There are some interesting omissions from the article. One is the term transhuman, which is never mentioned. There is a quote from James Hughes, the former secretary of the former World Transhumanist Association (WTA), but he and they have rebranded themselves. (Hughes is with the Institute for Ethics and Emerging Technologies; the WTA, which roughly replaced the Extropy Institute, is now Humanity Plus, though the magazine H+ has already ceased publication.) That did not, however, stop commentators, including the Times' own Ross Douthat, who links to Roger Scruton, and Wesley Smith, from explicitly discussing the protagonists as transhumanist. Apparently the rebranding has yet to succeed completely.

There is an almost casual reference to "a future where humans break off into two species: the Haves, who have superior intelligence and can live for hundreds of years, and the Have-Nots, who are hampered by their antiquated, corporeal forms and beliefs." (Lee Silver used the terms GenRich and Naturals to describe something very like this, but that was back in 1997 -- before Google was even, pardon the pun, incorporated -- so new labels are required.) The article continues:

Of course, some people will opt for inadequacy, while others will have inadequacy thrust upon them. Critics find such scenarios unnerving because the keys to the next phase of evolution may be beyond the grasp of most people.

Well, some critics actually object because this entire approach to the future reeks of self-indulgent privilege, greed and exploitation. But there is a deeper and more important point to be made.

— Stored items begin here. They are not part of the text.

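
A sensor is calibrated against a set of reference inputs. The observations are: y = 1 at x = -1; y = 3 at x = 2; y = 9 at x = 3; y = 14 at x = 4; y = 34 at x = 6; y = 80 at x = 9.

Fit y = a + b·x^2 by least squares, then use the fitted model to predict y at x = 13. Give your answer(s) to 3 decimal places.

The normal system MᵀM·[a, b]ᵀ = Mᵀy is [[6, 147]; [147, 8211]]·[a, b]ᵀ = [141, 8022]ᵀ.
Δ = 6·8211 − 147² = 27657.
a = (141·8211 − 147·8022)/27657 = -341/439; b = (6·8022 − 147·141)/27657 = 435/439.
At x = 13: ŷ = (-341/439)·(1) + (435/439)·(169) = 73174/439.

ŷ = 166.683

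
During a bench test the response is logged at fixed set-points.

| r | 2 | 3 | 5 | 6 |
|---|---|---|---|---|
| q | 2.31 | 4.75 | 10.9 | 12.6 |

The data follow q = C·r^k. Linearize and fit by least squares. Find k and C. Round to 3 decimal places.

k = 1.576, C = 0.806

With ln qᵢ as the transformed response and ln rᵢ as the regressor:
Sums: Σln r = 5.1930, Σ(ln r)² = 7.4881, Σln q = 7.3179, Σln r·ln q = 10.6765.
Normal system: [[7.4881, 5.1930]; [5.1930, 4]]·[k, ln C]ᵀ = [10.6765, 7.3179]ᵀ.
Slope k = (n·Σln r·ln q − Σln r·Σln q)/(n·Σ(ln r)² − (Σln r)²) = (4·10.6765 − 5.1930·7.3179)/2.9856 = 1.57578; ln C = (Σln q − k·Σln r)/n = -0.21627, so C = exp(-0.21627) = 0.80552.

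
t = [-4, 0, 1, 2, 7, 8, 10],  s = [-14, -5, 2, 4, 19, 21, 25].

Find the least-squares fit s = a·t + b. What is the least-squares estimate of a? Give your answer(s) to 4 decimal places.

Setting ∂/∂a … = 0 gives: 234·a + 24·b = 617;  24·a + 7·b = 52.
(Σt·t = 234, Σt = 24, Σ1 = 7, Σt·s = 617, Σs = 52.)
Eliminating b: 7·(row 1) − 24·(row 2) gives 1062·a = 7·617 − 24·52 = 3071, so a = 3071/1062.
Then b = (52 − 24·(3071/1062))/7 = -440/177.

a = 2.8917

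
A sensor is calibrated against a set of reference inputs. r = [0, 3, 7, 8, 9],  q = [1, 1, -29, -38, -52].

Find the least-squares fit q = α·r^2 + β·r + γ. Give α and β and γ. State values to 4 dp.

Normal-equation sums: Σr^2·r^2 = 13139, Σr^2·r = 1611, Σr^2 = 203, Σr·r = 203, Σr = 27, Σ1 = 5.
And Σr^2·q = -8056, Σr·q = -972, Σq = -117.
So AᵀA·[α, β, γ]ᵀ = Aᵀq: [[13139, 1611, 203]; [1611, 203, 27]; [203, 27, 5]]·[α, β, γ]ᵀ = [-8056, -972, -117]ᵀ.
Solving the 3×3 system (Gaussian elimination) gives α = -61/66, β = 339/143, γ = 1135/858.

α = -0.9242, β = 2.3706, γ = 1.3228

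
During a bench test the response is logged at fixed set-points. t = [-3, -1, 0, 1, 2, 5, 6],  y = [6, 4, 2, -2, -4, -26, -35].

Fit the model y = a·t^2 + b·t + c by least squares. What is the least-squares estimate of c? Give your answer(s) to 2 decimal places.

c = 2.28

Forming XᵀX = [[2020, 322, 76]; [322, 76, 10]; [76, 10, 7]] and Xᵀy = [-1870, -372, -55]ᵀ gives XᵀX·[a, b, c]ᵀ = Xᵀy.
Inverting the 3×3 Gram matrix, [a, b, c]ᵀ = [-3097/5481, -46049/16443, 37463/16443]ᵀ.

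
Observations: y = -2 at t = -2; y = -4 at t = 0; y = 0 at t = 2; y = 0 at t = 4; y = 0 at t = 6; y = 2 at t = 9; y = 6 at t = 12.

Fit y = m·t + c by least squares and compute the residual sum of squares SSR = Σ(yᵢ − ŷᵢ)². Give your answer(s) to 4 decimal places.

The normal system AᵀA·[m, c]ᵀ = Aᵀy is [[285, 31]; [31, 7]]·[m, c]ᵀ = [94, 2]ᵀ.
Eliminating c: 7·(row 1) − 31·(row 2) gives 1034·m = 7·94 − 31·2 = 596, so m = 298/517.
Then c = (2 − 31·(298/517))/7 = -1172/517.
Residuals: 734/517, -896/517, 576/517, -20/517, -56/47, -476/517, 698/517; SSR = 5352/517.

SSR = 10.3520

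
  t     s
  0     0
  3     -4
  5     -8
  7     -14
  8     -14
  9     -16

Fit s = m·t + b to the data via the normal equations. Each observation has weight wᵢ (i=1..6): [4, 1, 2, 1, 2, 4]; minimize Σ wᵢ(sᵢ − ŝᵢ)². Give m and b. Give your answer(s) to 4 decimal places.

Normal-equation sums: Σwᵢ·t·t = 560, Σwᵢ·t = 72, Σwᵢ·1 = 14.
And Σwᵢ·t·s = -990, Σwᵢ·s = -126.
So XᵀWX·[m, b]ᵀ = XᵀWs: [[560, 72]; [72, 14]]·[m, b]ᵀ = [-990, -126]ᵀ.
Δ = 560·14 − 72² = 2656.
m = ((-990)·14 − 72·(-126))/2656 = -1197/664; b = (560·(-126) − 72·(-990))/2656 = 45/166.

m = -1.8027, b = 0.2711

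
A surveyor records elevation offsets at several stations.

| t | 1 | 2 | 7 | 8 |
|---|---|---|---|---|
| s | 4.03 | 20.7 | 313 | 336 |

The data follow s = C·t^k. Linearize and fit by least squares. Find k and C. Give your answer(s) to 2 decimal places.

k = 2.16, C = 4.28

With ln sᵢ as the transformed response and ln tᵢ as the regressor:
Over the data: Σln t = 4.7185, Σ(ln t)² = 8.5911, Σln s = 15.9872, Σln t·ln s = 25.3783.
Normal system: [[8.5911, 4.7185]; [4.7185, 4]]·[k, ln C]ᵀ = [25.3783, 15.9872]ᵀ.
Slope k = (n·Σln t·ln s − Σln t·Σln s)/(n·Σ(ln t)² − (Σln t)²) = (4·25.3783 − 4.7185·15.9872)/12.1002 = 2.15513; ln C = (Σln s − k·Σln t)/n = 1.45456, so C = exp(1.45456) = 4.28259.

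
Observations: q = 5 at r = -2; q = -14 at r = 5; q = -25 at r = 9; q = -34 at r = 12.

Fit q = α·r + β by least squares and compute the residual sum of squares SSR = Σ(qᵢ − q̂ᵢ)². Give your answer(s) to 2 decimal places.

SSR = 0.32

Entries of AᵀA: Σr·r = 254, Σr = 24, Σ1 = 4.
Moment sums: Σr·q = -713, Σq = -68.
Normal equations: [[254, 24]; [24, 4]]·[α, β]ᵀ = [-713, -68]ᵀ.
det = 254·4 − 24² = 440.
α = ((-713)·4 − 24·(-68))/440 = -61/22; β = (254·(-68) − 24·(-713))/440 = -4/11.
Residuals: -2/11, 5/22, 7/22, -4/11; SSR = 7/22.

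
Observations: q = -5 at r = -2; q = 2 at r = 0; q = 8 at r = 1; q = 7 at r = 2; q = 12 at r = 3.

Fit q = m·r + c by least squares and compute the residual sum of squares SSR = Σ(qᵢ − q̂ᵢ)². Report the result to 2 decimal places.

Entries of XᵀX: Σr·r = 18, Σr = 4, Σ1 = 5.
Right-hand side: Σr·q = 68, Σq = 24.
XᵀX·[m, c]ᵀ = Xᵀq becomes [[18, 4]; [4, 5]]·[m, c]ᵀ = [68, 24]ᵀ.
Eliminating c: 5·(row 1) − 4·(row 2) gives 74·m = 5·68 − 4·24 = 244, so m = 122/37.
Then c = (24 − 4·(122/37))/5 = 80/37.
Residuals: -21/37, -6/37, 94/37, -65/37, -2/37; SSR = 366/37.

SSR = 9.89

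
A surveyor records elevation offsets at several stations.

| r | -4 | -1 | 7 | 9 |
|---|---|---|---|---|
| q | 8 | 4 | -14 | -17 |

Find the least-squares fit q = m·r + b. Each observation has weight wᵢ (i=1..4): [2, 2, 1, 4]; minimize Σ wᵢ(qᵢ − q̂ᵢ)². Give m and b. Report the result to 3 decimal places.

m = -1.991, b = 0.855

The normal system AᵀWA·[m, b]ᵀ = AᵀWq is [[407, 33]; [33, 9]]·[m, b]ᵀ = [-782, -58]ᵀ.
Eliminating b: 9·(row 1) − 33·(row 2) gives 2574·m = 9·(-782) − 33·(-58) = -5124, so m = -854/429.
Then b = ((-58) − 33·(-854/429))/9 = 100/117.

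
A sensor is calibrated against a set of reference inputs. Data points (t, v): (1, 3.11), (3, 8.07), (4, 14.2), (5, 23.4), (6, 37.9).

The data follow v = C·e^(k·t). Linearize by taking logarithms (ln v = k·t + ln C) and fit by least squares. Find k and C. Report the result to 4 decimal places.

k = 0.5043, C = 1.8524

Let Y = ln v. Fitting Y = k·t + ln C by least squares:
XᵀX = [[87.0000, 19.0000]; [19.0000, 5]], rhs = [55.5854, 12.6637]ᵀ  (here Σt = 19.0000, Σ(t)² = 87.0000, Σln v = 12.6637, Σt·ln v = 55.5854).
Solving (det = 74.0000): k = 0.50428, ln C = 0.61647, so C = exp(0.61647) = 1.85238.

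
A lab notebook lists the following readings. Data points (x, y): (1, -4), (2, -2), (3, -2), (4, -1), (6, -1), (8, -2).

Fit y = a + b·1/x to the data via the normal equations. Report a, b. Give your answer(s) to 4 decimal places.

a = -0.8105, b = -3.0049

Forming AᵀA = [[6, 19/8]; [19/8, 845/576]] and Aᵀy = [-12, -19/3]ᵀ gives AᵀA·[a, b]ᵀ = Aᵀy.
det = 6·(845/576) − (19/8)² = 607/192.
a = ((-12)·(845/576) − (19/8)·(-19/3))/(607/192) = -492/607; b = (6·(-19/3) − (19/8)·(-12))/(607/192) = -1824/607.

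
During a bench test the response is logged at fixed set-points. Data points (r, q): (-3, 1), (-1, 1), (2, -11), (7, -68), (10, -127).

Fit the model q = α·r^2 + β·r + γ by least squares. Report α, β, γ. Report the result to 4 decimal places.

The normal equations are: 12499·α + 1323·β + 163·γ = -16066;  1323·α + 163·β + 15·γ = -1772;  163·α + 15·β + 5·γ = -204.
(Σr^2·r^2 = 12499, Σr^2·r = 1323, Σr^2 = 163, Σr·r = 163, Σr = 15, Σ1 = 5, Σr^2·q = -16066, Σr·q = -1772, Σq = -204.)
Solving the 3×3 system (Gaussian elimination) gives α = -25643/27196, β = -86111/27196, γ = -7651/13598.

α = -0.9429, β = -3.1663, γ = -0.5627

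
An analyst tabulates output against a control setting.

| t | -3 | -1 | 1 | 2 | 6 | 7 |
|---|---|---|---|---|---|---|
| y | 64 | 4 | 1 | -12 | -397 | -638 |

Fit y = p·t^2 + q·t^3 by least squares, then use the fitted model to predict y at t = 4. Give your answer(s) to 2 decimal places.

ŷ = -111.79

With design matrix M, MᵀM = [[3796, 24372]; [24372, 165100]] and Mᵀy = [-45021, -306413]ᵀ.
Δ = 3796·165100 − 24372² = 32725216.
p = ((-45021)·165100 − 24372·(-306413))/32725216 = 4366317/4090652; q = (3796·(-306413) − 24372·(-45021))/32725216 = -2059123/1022663.
At t = 4: ŷ = (4366317/4090652)·(16) + (-2059123/1022663)·(64) = -114318604/1022663.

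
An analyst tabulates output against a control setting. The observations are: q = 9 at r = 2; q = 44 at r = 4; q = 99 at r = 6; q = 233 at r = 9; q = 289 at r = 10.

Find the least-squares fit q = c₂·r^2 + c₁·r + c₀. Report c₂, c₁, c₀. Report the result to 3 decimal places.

Normal-equation sums: Σr^2·r^2 = 18129, Σr^2·r = 2017, Σr^2 = 237, Σr·r = 237, Σr = 31, Σ1 = 5.
Right-hand side: Σr^2·q = 52077, Σr·q = 5775, Σq = 674.
Normal equations: [[18129, 2017, 237]; [2017, 237, 31]; [237, 31, 5]]·[c₂, c₁, c₀]ᵀ = [52077, 5775, 674]ᵀ.
Inverting the 3×3 Gram matrix, [c₂, c₁, c₀]ᵀ = [69295/22598, -41853/22598, 10558/11299]ᵀ.

c₂ = 3.066, c₁ = -1.852, c₀ = 0.934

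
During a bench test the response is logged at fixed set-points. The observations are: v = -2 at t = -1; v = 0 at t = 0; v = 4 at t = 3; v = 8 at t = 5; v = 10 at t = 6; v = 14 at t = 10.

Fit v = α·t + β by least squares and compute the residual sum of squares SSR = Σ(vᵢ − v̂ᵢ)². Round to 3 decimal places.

SSR = 2.704

Normal-equation sums: Σt·t = 171, Σt = 23, Σ1 = 6.
Moment sums: Σt·v = 254, Σv = 34.
Normal equations: [[171, 23]; [23, 6]]·[α, β]ᵀ = [254, 34]ᵀ.
Δ = 171·6 − 23² = 497.
α = (254·6 − 23·34)/497 = 106/71; β = (171·34 − 23·254)/497 = -4/71.
Residuals: -32/71, 4/71, -30/71, 42/71, 78/71, -62/71; SSR = 192/71.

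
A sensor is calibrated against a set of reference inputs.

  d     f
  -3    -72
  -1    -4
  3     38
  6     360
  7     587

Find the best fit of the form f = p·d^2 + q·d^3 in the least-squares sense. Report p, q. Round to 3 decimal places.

p = -1.945, q = 1.990

MᵀM·[p, q]ᵀ = Mᵀf reads: 3860·p + 24582·q = 41413;  24582·p + 165764·q = 282075.
(Σd^2·d^2 = 3860, Σd^2·d^3 = 24582, Σd^3·d^3 = 165764, Σd^2·f = 41413, Σd^3·f = 282075.)
Determinant 3860·165764 − 24582² = 35574316.
p = (41413·165764 − 24582·282075)/35574316 = -934907/480734; q = (3860·282075 − 24582·41413)/35574316 = 956691/480734.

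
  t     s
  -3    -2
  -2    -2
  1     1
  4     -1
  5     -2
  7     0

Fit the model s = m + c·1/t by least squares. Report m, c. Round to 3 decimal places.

Sums needed: Σ1 = 6, Σ1/t = 319/420, Σ1/t·1/t = 261781/176400.
And Σs = -6, Σ1/t·s = 121/60.
XᵀX·[m, c]ᵀ = Xᵀs becomes [[6, 319/420]; [319/420, 261781/176400]]·[m, c]ᵀ = [-6, 121/60]ᵀ.
Δ = 6·(261781/176400) − (319/420)² = 58757/7056.
m = ((-6)·(261781/176400) − (319/420)·(121/60))/(58757/7056) = -1840879/1468925; c = (6·(121/60) − (319/420)·(-6))/(58757/7056) = 587664/293785.

m = -1.253, c = 2.000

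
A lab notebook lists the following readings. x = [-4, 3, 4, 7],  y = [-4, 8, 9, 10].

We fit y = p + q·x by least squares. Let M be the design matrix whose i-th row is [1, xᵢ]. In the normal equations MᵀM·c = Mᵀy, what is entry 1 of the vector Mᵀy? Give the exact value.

Entry 1 ↔ basis 1, so (Mᵀy)_{1} = Σᵢ yᵢ = (1)·(-4) + (1)·(8) + (1)·(9) + (1)·(10) = 23.

23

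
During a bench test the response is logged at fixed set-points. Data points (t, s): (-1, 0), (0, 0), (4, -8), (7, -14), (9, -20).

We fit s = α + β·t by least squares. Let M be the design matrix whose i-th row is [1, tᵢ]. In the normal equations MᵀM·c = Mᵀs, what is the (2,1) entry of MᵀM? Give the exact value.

19

Row 2 ↔ basis t, column 1 ↔ basis 1, so (MᵀM)_{2,1} = Σᵢ t = (-1)·(1) + (0)·(1) + (4)·(1) + (7)·(1) + (9)·(1) = 19.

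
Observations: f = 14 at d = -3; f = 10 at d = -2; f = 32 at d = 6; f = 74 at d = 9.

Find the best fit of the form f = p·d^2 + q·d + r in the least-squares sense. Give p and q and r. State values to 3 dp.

Normal-equation sums: Σd^2·d^2 = 7954, Σd^2·d = 910, Σd^2 = 130, Σd·d = 130, Σd = 10, Σ1 = 4.
Moment sums: Σd^2·f = 7312, Σd·f = 796, Σf = 130.
Inverting the 3×3 Gram matrix, [p, q, r]ᵀ = [135/137, -688/685, 409/137]ᵀ.

p = 0.985, q = -1.004, r = 2.985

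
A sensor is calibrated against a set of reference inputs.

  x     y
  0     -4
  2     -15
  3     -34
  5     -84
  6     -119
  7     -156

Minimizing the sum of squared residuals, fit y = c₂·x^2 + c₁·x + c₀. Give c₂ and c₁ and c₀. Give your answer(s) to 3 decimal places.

The normal system MᵀM·[c₂, c₁, c₀]ᵀ = Mᵀy is [[4419, 719, 123]; [719, 123, 23]; [123, 23, 6]]·[c₂, c₁, c₀]ᵀ = [-14394, -2358, -412]ᵀ.
Solving the 3×3 system (Gaussian elimination) gives c₂ = -1973/660, c₁ = -49/44, c₀ = -514/165.

c₂ = -2.989, c₁ = -1.114, c₀ = -3.115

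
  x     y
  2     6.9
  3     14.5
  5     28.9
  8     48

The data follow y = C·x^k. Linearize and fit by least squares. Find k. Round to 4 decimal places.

k = 1.3885

Linearized form: ln y = k·ln x + ln C. From the 4 transformed points,
Σln x = 5.4806, Σ(ln x)² = 8.6018, Σln y = 11.8407, Σln x·ln y = 17.7405.
Equations: 8.6018·k + 5.4806·ln C = 17.7405;  5.4806·k + 4·ln C = 11.8407.
Slope k = (n·Σln x·ln y − Σln x·Σln y)/(n·Σ(ln x)² − (Σln x)²) = (4·17.7405 − 5.4806·11.8407)/4.3697 = 1.38852; ln C = (Σln y − k·Σln x)/n = 1.05769.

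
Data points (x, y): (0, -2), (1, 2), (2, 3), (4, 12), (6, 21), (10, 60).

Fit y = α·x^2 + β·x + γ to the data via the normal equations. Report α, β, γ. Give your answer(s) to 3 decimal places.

Entries of MᵀM: Σx^2·x^2 = 11569, Σx^2·x = 1289, Σx^2 = 157, Σx·x = 157, Σx = 23, Σ1 = 6.
Right-hand side: Σx^2·y = 6962, Σx·y = 782, Σy = 96.
MᵀM·[α, β, γ]ᵀ = Mᵀy becomes [[11569, 1289, 157]; [1289, 157, 23]; [157, 23, 6]]·[α, β, γ]ᵀ = [6962, 782, 96]ᵀ.
Row-reducing yields α = 334/633, β = 3310/4431, γ = -990/1477.

α = 0.528, β = 0.747, γ = -0.670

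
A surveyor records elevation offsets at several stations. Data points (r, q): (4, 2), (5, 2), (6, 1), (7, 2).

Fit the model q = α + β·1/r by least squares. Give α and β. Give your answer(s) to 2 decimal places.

From the data, Σ1 = 4, Σ1/r = 319/420, Σ1/r·1/r = 26581/176400.
Right-hand side: Σq = 7, Σ1/r·q = 142/105.
XᵀX·[α, β]ᵀ = Xᵀq becomes [[4, 319/420]; [319/420, 26581/176400]]·[α, β]ᵀ = [7, 142/105]ᵀ.
Eliminating β: (26581/176400)·(row 1) − (319/420)·(row 2) gives (507/19600)·α = (26581/176400)·7 − (319/420)·(142/105) = 65/2352, so α = 125/117.
Then β = ((142/105) − (319/420)·(125/117))/(26581/176400) = 140/39.

α = 1.07, β = 3.59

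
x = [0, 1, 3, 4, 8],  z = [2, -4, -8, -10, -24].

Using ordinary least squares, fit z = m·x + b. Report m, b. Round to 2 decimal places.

m = -3.07, b = 1.03

The normal equations are: 90·m + 16·b = -260;  16·m + 5·b = -44.
Determinant 90·5 − 16² = 194.
m = ((-260)·5 − 16·(-44))/194 = -298/97; b = (90·(-44) − 16·(-260))/194 = 100/97.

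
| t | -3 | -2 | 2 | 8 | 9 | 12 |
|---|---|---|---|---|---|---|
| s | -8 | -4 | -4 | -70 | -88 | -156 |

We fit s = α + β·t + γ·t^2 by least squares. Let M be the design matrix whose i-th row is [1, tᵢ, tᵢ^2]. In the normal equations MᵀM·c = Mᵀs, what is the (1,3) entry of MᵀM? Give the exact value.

306

Row 1 ↔ basis 1, column 3 ↔ basis t^2, so (MᵀM)_{1,3} = Σᵢ t^2 = (1)·(9) + (1)·(4) + (1)·(4) + (1)·(64) + (1)·(81) + (1)·(144) = 306.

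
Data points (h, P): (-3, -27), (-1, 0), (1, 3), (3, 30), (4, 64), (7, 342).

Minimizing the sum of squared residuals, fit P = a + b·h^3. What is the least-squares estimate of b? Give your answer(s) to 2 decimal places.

Compute the Gram sums: Σ1 = 6, Σh^3 = 407, Σh^3·h^3 = 123205.
Moment sums: ΣP = 412, Σh^3·P = 122944.
XᵀX·[a, b]ᵀ = XᵀP becomes [[6, 407]; [407, 123205]]·[a, b]ᵀ = [412, 122944]ᵀ.
Eliminating b: 123205·(row 1) − 407·(row 2) gives 573581·a = 123205·412 − 407·122944 = 722252, so a = 722252/573581.
Then b = (122944 − 407·(722252/573581))/123205 = 569980/573581.

b = 0.99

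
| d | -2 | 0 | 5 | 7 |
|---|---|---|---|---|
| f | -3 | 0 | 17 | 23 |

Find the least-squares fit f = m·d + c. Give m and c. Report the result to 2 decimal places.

XᵀX·[m, c]ᵀ = Xᵀf reads: 78·m + 10·c = 252;  10·m + 4·c = 37.
Eliminating c: 4·(row 1) − 10·(row 2) gives 212·m = 4·252 − 10·37 = 638, so m = 319/106.
Then c = (37 − 10·(319/106))/4 = 183/106.

m = 3.01, c = 1.73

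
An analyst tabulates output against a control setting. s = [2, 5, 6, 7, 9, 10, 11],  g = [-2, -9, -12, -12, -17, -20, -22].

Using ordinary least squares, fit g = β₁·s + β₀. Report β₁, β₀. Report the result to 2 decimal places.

Normal-equation sums: Σs·s = 416, Σs = 50, Σ1 = 7.
And Σs·g = -800, Σg = -94.
So XᵀX·[β₁, β₀]ᵀ = Xᵀg: [[416, 50]; [50, 7]]·[β₁, β₀]ᵀ = [-800, -94]ᵀ.
Determinant 416·7 − 50² = 412.
β₁ = ((-800)·7 − 50·(-94))/412 = -225/103; β₀ = (416·(-94) − 50·(-800))/412 = 224/103.

β₁ = -2.18, β₀ = 2.17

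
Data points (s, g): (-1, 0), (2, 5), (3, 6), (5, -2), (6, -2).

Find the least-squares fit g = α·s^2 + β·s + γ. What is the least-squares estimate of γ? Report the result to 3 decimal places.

The normal equations are: 2019·α + 375·β + 75·γ = -48;  375·α + 75·β + 15·γ = 6;  75·α + 15·β + 5·γ = 7.
Solving the 3×3 system (Gaussian elimination) gives α = -13/24, β = 53/24, γ = 29/10.

γ = 2.900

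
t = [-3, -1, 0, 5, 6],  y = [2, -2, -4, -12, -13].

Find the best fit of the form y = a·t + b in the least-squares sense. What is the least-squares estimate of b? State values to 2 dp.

With design matrix A, AᵀA = [[71, 7]; [7, 5]] and Aᵀy = [-142, -29]ᵀ.
Eliminating b: 5·(row 1) − 7·(row 2) gives 306·a = 5·(-142) − 7·(-29) = -507, so a = -169/102.
Then b = ((-29) − 7·(-169/102))/5 = -355/102.

b = -3.48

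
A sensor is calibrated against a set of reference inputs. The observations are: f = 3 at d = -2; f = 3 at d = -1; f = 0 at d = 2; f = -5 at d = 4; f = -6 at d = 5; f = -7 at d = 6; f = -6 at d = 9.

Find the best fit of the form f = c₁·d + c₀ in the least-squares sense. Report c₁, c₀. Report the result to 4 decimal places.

With design matrix A, AᵀA = [[167, 23]; [23, 7]] and Aᵀf = [-155, -18]ᵀ.
Determinant 167·7 − 23² = 640.
c₁ = ((-155)·7 − 23·(-18))/640 = -671/640; c₀ = (167·(-18) − 23·(-155))/640 = 559/640.

c₁ = -1.0484, c₀ = 0.8734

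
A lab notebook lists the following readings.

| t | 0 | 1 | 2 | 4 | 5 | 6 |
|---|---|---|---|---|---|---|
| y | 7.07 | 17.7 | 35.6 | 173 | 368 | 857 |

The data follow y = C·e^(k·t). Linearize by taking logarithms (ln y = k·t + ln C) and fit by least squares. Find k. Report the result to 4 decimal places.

k = 0.7872

With ln yᵢ as the transformed response and tᵢ as the regressor:
XᵀX = [[82.0000, 18.0000]; [18.0000, 6]], rhs = [100.6925, 26.2166]ᵀ  (here Σt = 18.0000, Σ(t)² = 82.0000, Σln y = 26.2166, Σt·ln y = 100.6925).
Slope k = (n·Σt·ln y − Σt·Σln y)/(n·Σ(t)² − (Σt)²) = (6·100.6925 − 18.0000·26.2166)/168.0000 = 0.78724; ln C = (Σln y − k·Σt)/n = 2.00771.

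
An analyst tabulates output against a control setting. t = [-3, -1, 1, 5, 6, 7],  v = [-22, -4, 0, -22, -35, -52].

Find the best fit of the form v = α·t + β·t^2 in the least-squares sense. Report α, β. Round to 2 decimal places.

Forming XᵀX = [[121, 657]; [657, 4405]] and Xᵀv = [-614, -4560]ᵀ gives XᵀX·[α, β]ᵀ = Xᵀv.
Δ = 121·4405 − 657² = 101356.
α = ((-614)·4405 − 657·(-4560))/101356 = 145625/50678; β = (121·(-4560) − 657·(-614))/101356 = -74181/50678.

α = 2.87, β = -1.46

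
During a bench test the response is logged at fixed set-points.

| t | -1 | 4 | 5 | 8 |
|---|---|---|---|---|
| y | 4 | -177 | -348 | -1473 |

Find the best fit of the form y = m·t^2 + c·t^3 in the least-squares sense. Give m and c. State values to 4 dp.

Compute the Gram sums: Σt^2·t^2 = 4978, Σt^2·t^3 = 36916, Σt^3·t^3 = 281866.
And Σt^2·y = -105800, Σt^3·y = -809008.
So XᵀX·[m, c]ᵀ = Xᵀy: [[4978, 36916]; [36916, 281866]]·[m, c]ᵀ = [-105800, -809008]ᵀ.
det = 4978·281866 − 36916² = 40337892.
m = ((-105800)·281866 − 36916·(-809008))/40337892 = 10979132/10084473; c = (4978·(-809008) − 36916·(-105800))/40337892 = -30382256/10084473.

m = 1.0887, c = -3.0128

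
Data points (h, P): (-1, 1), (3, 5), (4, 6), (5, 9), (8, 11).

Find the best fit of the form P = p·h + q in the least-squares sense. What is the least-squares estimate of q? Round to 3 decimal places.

The normal equations are: 115·p + 19·q = 171;  19·p + 5·q = 32.
(Σh·h = 115, Σh = 19, Σ1 = 5, Σh·P = 171, ΣP = 32.)
Δ = 115·5 − 19² = 214.
p = (171·5 − 19·32)/214 = 247/214; q = (115·32 − 19·171)/214 = 431/214.

q = 2.014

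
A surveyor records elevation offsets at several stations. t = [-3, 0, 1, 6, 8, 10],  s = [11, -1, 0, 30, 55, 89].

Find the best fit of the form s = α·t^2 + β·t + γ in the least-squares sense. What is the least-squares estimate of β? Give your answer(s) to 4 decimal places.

From the data, Σt^2·t^2 = 15474, Σt^2·t = 1702, Σt^2 = 210, Σt·t = 210, Σt = 22, Σ1 = 6.
Moment sums: Σt^2·s = 13599, Σt·s = 1477, Σs = 184.
Row-reducing yields α = 16699/17070, β = -9627/11380, γ = -16073/34140.

β = -0.8460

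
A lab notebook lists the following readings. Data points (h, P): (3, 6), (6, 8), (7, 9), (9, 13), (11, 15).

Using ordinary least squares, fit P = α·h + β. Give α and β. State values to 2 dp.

α = 1.19, β = 1.63

Normal-equation sums: Σh·h = 296, Σh = 36, Σ1 = 5.
Right-hand side: Σh·P = 411, ΣP = 51.
Determinant 296·5 − 36² = 184.
α = (411·5 − 36·51)/184 = 219/184; β = (296·51 − 36·411)/184 = 75/46.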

Another term that is not included in the article is eugenics. Arguably, this is because there is in fact no proposal to "improve" humanity, merely a goal of "transcending" it. But that's nit-picking. The eugenic impulse has always been one of control, of domination, of decisive intervention into the human condition, by the powerful of this world (who see themselves as deserving, intelligent and fundamentally moral) on behalf of the deserving, intelligent and fundamentally moral.

Modern techno-utopians may not call themselves aristocrats, but they are -- at best -- following the same principles of paternalistic governance. There are those, however, who seem to have given up on the unwashed masses. Andrew Orlowski, a techie journalist who is a long-standing critic of "utopian nonsense," says:

"The Singularity ... is rich people building a lifeboat and getting off the ship."

For some of them, that's a metaphor; for others, it's actually a plan. Billionaire Singularity enthusiast Peter Thiel (PayPal, Facebook) has tossed half a million bucks to the idea of "seasteading" -- building new off-shore city-states.

Techno-utopians are the heirs to the eugenic tradition. Their methods are not those of Francis Galton, who advocated the breeding of aristocrats, nor are they those of the Eugenics Movement of the early 20th century, with its advocacy of selective sterilization. But the dissatisfaction with the human condition and the determination to overcome it is the same. Some of these people are rich, smart, powerful and dangerous. They may be fun and they may be friendly -- they may even be out to save the planet -- but they definitely bear watching.